La negociación del tratado original estuvo a punto de
descarrilarse por el secuestro de Humberto Álvarez Machaín,
apoyado por Estados Unidos, por su presunta participación en
la muerte del agente de la DEA, Kiki Camarena. Más
recientemente, la integración norteamericana podría verse
afectada por amenazas desquiciadas de acción militar contra
México, una respuesta totalmente fuera de lugar al problema
real del mercado trasnacional de fentanilo y las muertes por
sobredosis en Estados Unidos. Otra amenaza, más banal, pero
también más probable, es que la “cláusula de extinción” incluida
en el T-MEC se utilice para buscar concesiones en lugar de
cooperación. Si Canadá y México se enfrentan a interminables
rondas de negociaciones de “empobrecer al vecino” (beggar-thy-
neighbor) con Estados Unidos, este país podría descubrir que
sus vecinos consideran que el juego no vale la pena.

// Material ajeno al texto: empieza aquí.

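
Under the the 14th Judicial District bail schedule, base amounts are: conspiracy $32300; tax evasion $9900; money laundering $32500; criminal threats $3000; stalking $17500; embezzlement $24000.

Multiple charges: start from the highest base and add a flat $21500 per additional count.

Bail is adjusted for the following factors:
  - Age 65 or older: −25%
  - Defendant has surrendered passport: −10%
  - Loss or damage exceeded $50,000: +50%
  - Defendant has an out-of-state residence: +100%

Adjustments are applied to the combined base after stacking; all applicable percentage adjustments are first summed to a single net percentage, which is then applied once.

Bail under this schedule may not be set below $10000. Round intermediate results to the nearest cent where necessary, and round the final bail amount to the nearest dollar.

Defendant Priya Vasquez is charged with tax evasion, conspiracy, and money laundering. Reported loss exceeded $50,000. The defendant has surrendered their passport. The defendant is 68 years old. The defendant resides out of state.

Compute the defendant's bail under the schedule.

$162325

Base amounts from the schedule: tax evasion $9900; conspiracy $32300; money laundering $32500.
Stacking rule: highest base plus $21500 per additional charge. Highest is money laundering at $32500; 2 additional charges → +$43000. Combined base = $75500.
Net percentage adjustment: −25% −10% +50% +100% = +115%. $75500 × 2.15 = $162325.
$162325 is at or above the $10000 minimum.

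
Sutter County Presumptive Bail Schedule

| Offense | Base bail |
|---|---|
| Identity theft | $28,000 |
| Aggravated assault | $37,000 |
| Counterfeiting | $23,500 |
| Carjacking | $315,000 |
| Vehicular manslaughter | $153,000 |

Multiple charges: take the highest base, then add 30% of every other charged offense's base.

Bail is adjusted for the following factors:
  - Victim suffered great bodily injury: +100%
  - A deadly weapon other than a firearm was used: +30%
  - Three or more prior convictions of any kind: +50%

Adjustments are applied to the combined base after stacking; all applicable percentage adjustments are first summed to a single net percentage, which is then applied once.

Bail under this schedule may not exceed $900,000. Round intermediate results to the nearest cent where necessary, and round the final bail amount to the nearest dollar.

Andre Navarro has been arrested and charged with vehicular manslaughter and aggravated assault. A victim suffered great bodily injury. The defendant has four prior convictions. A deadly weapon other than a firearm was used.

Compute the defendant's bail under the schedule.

Base amounts from the schedule: vehicular manslaughter $153,000; aggravated assault $37,000.
Stacking rule: highest base plus 30% of each additional charge. Highest is vehicular manslaughter at $153,000. Additional: $37,000 × 30% = $11,100. Combined base = $153,000 + $11,100 = $164,100.
Net percentage adjustment: +100% +30% +50% = +180%. $164,100 × 2.8 = $459,480.
$459,480 is within the $900,000 maximum.

$459,480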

Incluso frente a estas amenazas, es comprensible que las


grandes visiones de la “idea norteamericana” sigan siendo
atractivas para académicos y diplomáticos, incluso para figuras
como Pastor y estudiantes de relaciones internacionales como
yo. A menudo asignamos un valor intrínseco a las instituciones
internacionales. Aunque somos muy conscientes de las
limitaciones de las organizaciones internacionales y del derecho
internacional, tendemos a ver su expansión como preferible a
su ausencia o erosión. ¿No debería ser este el caso en América
del Norte, donde las conexiones son tan profundas y se
comparten tantos intereses y valores? ¿No podría una visión
más audaz ayudar a gestionar las inevitables irritaciones y
ayudar a todos a ver el valor de la cooperación a largo plazo?
Estados Unidos debería darse cuenta de que ahora tiene más en
juego. Para que América del Norte ocupe un lugar más
destacado como escenario de la acción colectiva mundial
requeriría un mayor compromiso con una visión compartida
del lugar de la región en el mundo.

Pero el camino creado por el TLCAN hace tres décadas hizo


menos probables tales salidas audaces; en ese sentido, los
mecanismos creados para “fijar” una determinada visión de la
región lograron exactamente aquello para lo que fueron
diseñados: crear un nuevo statu quo definido por el
pensamiento económico de principios de los años noventa y
luego preservar esos intereses comerciales y de inversión.
Quienes comparten alguna versión de la “idea norteamericana”
harían bien en desviar la mirada de la región del comercio y la
inversión, pero también de las utopías y distopías. Gran parte
de la verdadera América del Norte se ha construido desde
abajo, y es ahí donde debemos centrar nuestra atención. Si
América del Norte quiere encontrar un lugar en un mundo más
diverso, debe hacerlo demostrando su valor para el bienestar de
los norteamericanos, que hasta ahora han visto la región con
ambivalencia.
Tom Long
Profesor de Relaciones Internacionales de la Universidad de
Warwick y profesor afiliado del Centro de Investigación y
Docencia Económicas. Es autor de dos libros: Latin America
Confronts the United States: Asymmetry and Influence
(Cambridge University Press, 2015) y A Small State’s Guide to
Influence in World Politics (Oxford University Press, 2022).